I have been a practicing urologist in a rural community in Southeast Missouri for 38 years. I used to practice medicine as I was taught in the medical school and residency: When the patient walks into the office, take a detailed history, do a physical examination, obtain indicated laboratory and radiological tests, discuss the possible diagnosis and the therapeutic options with the patient and the family, and treat the disease with appropriate medications and/or procedures as indicated.
However, I later realized that medical practice and treating a patient at the office or in the hospital are not the same. A doctor not only has to treat the organ or organs involved but also address the patient as a whole—his anxiety, psychological status, personal, social, and spiritual factors that may affect the healing process—and communicate with the concerned family members.
The encounter I experienced with a patient few years ago exemplified the above fact and taught me how important it is to spend some time with the patient and the family. The patient should see a friend in his doctor, not a stranger with a white coat and a stethoscope.

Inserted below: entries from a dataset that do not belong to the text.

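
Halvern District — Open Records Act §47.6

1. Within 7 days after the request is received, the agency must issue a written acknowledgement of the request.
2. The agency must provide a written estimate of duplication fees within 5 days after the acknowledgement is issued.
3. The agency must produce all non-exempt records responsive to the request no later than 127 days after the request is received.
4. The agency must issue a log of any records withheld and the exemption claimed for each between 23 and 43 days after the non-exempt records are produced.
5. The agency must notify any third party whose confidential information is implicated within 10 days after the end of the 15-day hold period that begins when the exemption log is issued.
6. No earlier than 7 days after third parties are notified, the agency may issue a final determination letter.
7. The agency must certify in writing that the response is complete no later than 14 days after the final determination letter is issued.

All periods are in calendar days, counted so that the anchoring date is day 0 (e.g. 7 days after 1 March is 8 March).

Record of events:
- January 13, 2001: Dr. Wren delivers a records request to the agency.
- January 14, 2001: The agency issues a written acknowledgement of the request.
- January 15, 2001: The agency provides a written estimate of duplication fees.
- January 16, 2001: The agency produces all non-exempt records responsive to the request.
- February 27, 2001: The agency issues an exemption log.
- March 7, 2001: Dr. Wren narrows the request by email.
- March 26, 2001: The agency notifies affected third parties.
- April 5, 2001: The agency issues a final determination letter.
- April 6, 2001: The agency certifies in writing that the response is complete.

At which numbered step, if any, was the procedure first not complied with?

Step 1 — counting 7 days from January 13, 2001 (when the request is received) gives a deadline of January 20, 2001; January 14, 2001 is within that limit.
Step 2 — counting 5 days from January 14, 2001 (when the acknowledgement is issued) gives a deadline of January 19, 2001; done January 15, 2001 — timely.
Step 3 — counting 127 days from January 13, 2001 (when the request is received) gives a deadline of May 20, 2001; done January 16, 2001 — timely.
Step 4 — 23 and 43 days from January 16, 2001 (when the non-exempt records are produced) are February 8, 2001 and February 28, 2001 respectively; February 27, 2001 falls inside that range.
Step 5 — counting 10 days from March 14, 2001 (end of the 15-day hold period, which began when the exemption log is issued on February 27, 2001) gives a deadline of March 24, 2001; not done until March 26, 2001, 2 days after the deadline.

Step 5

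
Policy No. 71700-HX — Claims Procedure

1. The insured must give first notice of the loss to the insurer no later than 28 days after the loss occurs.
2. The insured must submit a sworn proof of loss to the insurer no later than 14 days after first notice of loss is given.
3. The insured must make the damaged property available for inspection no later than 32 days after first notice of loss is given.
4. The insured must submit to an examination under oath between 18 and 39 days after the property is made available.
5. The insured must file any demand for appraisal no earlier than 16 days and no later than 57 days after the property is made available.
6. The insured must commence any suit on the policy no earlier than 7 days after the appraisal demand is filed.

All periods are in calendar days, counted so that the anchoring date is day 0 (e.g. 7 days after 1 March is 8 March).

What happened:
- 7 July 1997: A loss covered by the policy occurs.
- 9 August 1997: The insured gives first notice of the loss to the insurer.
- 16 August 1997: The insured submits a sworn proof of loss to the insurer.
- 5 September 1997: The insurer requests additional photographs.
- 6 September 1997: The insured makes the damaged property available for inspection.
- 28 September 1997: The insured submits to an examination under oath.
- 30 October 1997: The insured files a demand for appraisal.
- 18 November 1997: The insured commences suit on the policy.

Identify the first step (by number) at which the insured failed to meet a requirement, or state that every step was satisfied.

(1) due by 7 July 1997 + 28 days = 4 August 1997; 9 August 1997 misses that deadline by 5 days.

Step 1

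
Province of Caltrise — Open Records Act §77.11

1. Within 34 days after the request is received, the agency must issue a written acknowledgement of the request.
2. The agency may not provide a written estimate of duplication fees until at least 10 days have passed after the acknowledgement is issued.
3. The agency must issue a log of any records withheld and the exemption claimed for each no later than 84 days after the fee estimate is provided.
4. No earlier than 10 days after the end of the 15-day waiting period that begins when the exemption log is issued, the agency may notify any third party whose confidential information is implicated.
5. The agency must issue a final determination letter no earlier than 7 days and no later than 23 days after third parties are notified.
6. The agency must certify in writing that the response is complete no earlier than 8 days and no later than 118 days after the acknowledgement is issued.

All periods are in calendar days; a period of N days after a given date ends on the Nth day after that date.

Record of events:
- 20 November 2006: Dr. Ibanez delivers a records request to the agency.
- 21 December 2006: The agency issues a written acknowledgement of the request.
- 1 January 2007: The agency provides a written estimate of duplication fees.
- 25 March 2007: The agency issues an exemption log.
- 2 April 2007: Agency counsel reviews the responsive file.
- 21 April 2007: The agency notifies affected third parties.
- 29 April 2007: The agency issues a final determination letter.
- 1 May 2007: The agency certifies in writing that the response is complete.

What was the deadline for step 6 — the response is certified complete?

18 April 2007

Step 6 runs from 21 December 2006, when the acknowledgement is issued. The window is 8–118 days after 21 December 2006; it closes on 18 April 2007.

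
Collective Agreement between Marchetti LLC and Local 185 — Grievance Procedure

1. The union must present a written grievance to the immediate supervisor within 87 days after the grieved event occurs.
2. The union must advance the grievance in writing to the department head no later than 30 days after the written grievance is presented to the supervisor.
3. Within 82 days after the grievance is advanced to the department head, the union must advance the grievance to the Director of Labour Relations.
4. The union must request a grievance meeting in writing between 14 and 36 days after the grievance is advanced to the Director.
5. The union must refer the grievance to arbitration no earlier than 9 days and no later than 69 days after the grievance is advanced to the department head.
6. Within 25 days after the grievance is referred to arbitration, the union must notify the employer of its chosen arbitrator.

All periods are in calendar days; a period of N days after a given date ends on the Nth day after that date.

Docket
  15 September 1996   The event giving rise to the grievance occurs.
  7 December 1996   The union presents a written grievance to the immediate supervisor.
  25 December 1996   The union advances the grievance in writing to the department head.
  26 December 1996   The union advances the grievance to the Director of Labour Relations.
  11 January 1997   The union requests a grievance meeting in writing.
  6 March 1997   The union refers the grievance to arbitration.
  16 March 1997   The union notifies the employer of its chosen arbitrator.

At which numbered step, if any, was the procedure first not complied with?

Step 1: 87 days after 15 September 1996 (when the grieved event occurs) is 11 December 1996; done 7 December 1996 — timely.
Step 2: 30 days after 7 December 1996 (when the written grievance is presented to the supervisor) is 6 January 1997; completed 25 December 1996, before the deadline.
Step 3: 82 days after 25 December 1996 (when the grievance is advanced to the department head) is 17 March 1997; 26 December 1996 is within that limit.
Step 4: the window is 14–36 days after 26 December 1996 (when the grievance is advanced to the Director), so 9 January 1997 through 31 January 1997; done 11 January 1997, which is between those dates.
Step 5: the window is 9–69 days after 25 December 1996 (when the grievance is advanced to the department head), so 3 January 1997 through 4 March 1997; 6 March 1997 is 2 days past the end of the window.
Later steps need not be reached.

Step 5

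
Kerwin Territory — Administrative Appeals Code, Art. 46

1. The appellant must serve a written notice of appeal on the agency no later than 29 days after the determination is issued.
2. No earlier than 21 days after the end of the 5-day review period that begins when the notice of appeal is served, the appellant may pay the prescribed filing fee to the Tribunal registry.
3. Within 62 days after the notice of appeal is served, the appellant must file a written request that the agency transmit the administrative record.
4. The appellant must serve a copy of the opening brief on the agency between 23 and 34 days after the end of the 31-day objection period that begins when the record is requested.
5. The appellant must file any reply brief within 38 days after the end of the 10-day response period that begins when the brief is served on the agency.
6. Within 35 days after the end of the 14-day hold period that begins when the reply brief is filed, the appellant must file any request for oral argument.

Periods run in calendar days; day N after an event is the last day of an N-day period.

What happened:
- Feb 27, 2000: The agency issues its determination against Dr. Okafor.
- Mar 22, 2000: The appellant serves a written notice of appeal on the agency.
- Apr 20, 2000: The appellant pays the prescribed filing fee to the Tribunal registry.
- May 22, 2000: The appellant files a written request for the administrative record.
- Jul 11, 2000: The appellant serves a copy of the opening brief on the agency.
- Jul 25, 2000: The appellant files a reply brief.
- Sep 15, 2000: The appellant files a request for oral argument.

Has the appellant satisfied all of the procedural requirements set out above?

Step 1 — counting 29 days from Feb 27, 2000 (when the determination is issued) gives a deadline of Mar 27, 2000; completed Mar 22, 2000, before the deadline.
Step 2 — must wait 21 days from Mar 27, 2000 (end of the 5-day review period, which began when the notice of appeal is served on Mar 22, 2000), so not before Apr 17, 2000; Apr 20, 2000 is on or after that date.
Step 3 — counting 62 days from Mar 22, 2000 (when the notice of appeal is served) gives a deadline of May 23, 2000; completed May 22, 2000, before the deadline.
Step 4 — 23 and 34 days from Jun 22, 2000 (end of the 31-day objection period, which began when the record is requested on May 22, 2000) are Jul 15, 2000 and Jul 26, 2000 respectively; Jul 11, 2000 is 4 days too early.
The procedure was therefore not followed at step 4.

No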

Peter Hastings, whose name has been changed to protect his identity, was a 68-year-old gentleman referred to the urology department by his primary care physician for evaluation and management of hematuria, or blood in the urine. The patient was noticing blood stained urine occasionally, but he did not have any difficulty with urination or abdominal pain. His past history was negative for urinary tract infections and kidney stone disease. Physical examination in the office did not reveal any abdominal mass or tenderness. I explained to the patient in detail the implications of blood in the urine, including the possibility of cancer of the urinary tract, and ordered a CT scan of the abdomen and pelvis. I noticed the patient came by himself and did not see any family member with him.
Peter returned two weeks later with the CT scan, and the report revealed a solid mass in the left kidney with high probability of cancer, which might be responsible for the blood in the urine. I sat down with him for a long time and discussed the CT findings, including the fact that there is a solid mass in the left kidney that was most likely cancer, and explained that the best treatment option would be removal of the kidney. Peter looked at me with a so-what look and said, “OK doc, if that is what you think is the best, please go ahead and do it.”

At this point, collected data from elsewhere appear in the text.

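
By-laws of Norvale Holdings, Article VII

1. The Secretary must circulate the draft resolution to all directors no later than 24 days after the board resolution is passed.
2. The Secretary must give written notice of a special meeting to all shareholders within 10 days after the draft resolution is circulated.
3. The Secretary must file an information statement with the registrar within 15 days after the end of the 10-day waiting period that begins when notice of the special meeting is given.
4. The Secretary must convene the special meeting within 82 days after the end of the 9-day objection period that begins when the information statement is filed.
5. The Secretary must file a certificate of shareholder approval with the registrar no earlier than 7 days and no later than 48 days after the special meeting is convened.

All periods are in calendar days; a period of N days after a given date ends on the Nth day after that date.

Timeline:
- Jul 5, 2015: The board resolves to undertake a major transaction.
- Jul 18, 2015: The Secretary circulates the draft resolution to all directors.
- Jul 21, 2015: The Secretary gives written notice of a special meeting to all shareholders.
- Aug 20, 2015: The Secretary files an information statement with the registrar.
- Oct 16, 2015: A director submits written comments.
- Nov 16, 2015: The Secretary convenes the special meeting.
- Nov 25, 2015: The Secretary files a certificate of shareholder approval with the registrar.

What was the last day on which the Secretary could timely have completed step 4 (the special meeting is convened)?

The information statement is filed on Aug 20, 2015; the 9-day objection period therefore ends Aug 29, 2015, and step 4 runs from that date. 82 days after Aug 29, 2015 is Nov 19, 2015.

Nov 19, 2015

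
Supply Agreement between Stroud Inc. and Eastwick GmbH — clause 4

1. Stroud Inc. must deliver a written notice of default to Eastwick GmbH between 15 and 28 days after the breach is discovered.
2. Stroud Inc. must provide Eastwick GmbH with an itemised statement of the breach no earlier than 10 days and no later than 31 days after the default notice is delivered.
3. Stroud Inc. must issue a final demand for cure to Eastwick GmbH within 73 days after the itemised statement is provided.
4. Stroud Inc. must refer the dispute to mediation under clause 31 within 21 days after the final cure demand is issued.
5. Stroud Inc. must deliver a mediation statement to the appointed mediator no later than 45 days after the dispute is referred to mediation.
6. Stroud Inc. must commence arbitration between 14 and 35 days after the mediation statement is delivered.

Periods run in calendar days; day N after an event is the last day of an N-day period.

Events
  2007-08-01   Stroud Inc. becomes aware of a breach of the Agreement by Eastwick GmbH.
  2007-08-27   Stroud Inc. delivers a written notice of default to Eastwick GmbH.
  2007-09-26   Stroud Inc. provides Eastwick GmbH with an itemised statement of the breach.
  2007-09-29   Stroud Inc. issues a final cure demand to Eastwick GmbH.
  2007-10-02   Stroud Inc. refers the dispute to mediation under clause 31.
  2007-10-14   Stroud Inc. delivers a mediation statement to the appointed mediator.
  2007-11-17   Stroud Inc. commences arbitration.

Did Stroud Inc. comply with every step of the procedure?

Yes

(1) the permitted window runs from 2007-08-01 + 15 = 2007-08-16 to 2007-08-01 + 28 = 2007-08-29; 2007-08-27 falls inside that range.
(2) the permitted window runs from 2007-08-27 + 10 = 2007-09-06 to 2007-08-27 + 31 = 2007-09-27; done 2007-09-26, which is between those dates.
(3) due by 2007-09-26 + 73 days = 2007-12-08; completed 2007-09-29, before the deadline.
(4) due by 2007-09-29 + 21 days = 2007-10-20; 2007-10-02 is within that limit.
(5) due by 2007-10-02 + 45 days = 2007-11-16; 2007-10-14 is within that limit.
(6) the permitted window runs from 2007-10-14 + 14 = 2007-10-28 to 2007-10-14 + 35 = 2007-11-18; done 2007-11-17 — within the window.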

I felt uncomfortable that I did not see any family members with him and asked him, “Peter, is any of the family with you? I would like to discuss the diagnosis and the operation and its complications with the family also.”
“No, they are not here, but it is OK. Please let me know when to come in, and I will be there to have the operation,” Peter tried to reassure me. I was still uncomfortable for I was not able to discuss the situation, including the surgery and its complications, with the family.
On the day of surgery, I saw Peter in the waiting room, talked to him, and explained the surgery to him again. I was surprised as I did not see any family member or friend by his bedside, and I asked him again if anyone accompanied him to the hospital. “No doc, I am OK,” he replied with his usual demeanor.
Peter was taken into the operating room on time and had surgery under general anesthesia. As expected, he had a solid mass on his left kidney with all the features of cancer. A frozen section biopsy of the mass confirmed the diagnosis of renal cell carcinoma, a common type of kidney cancer. The kidney was removed without any major blood loss or complications.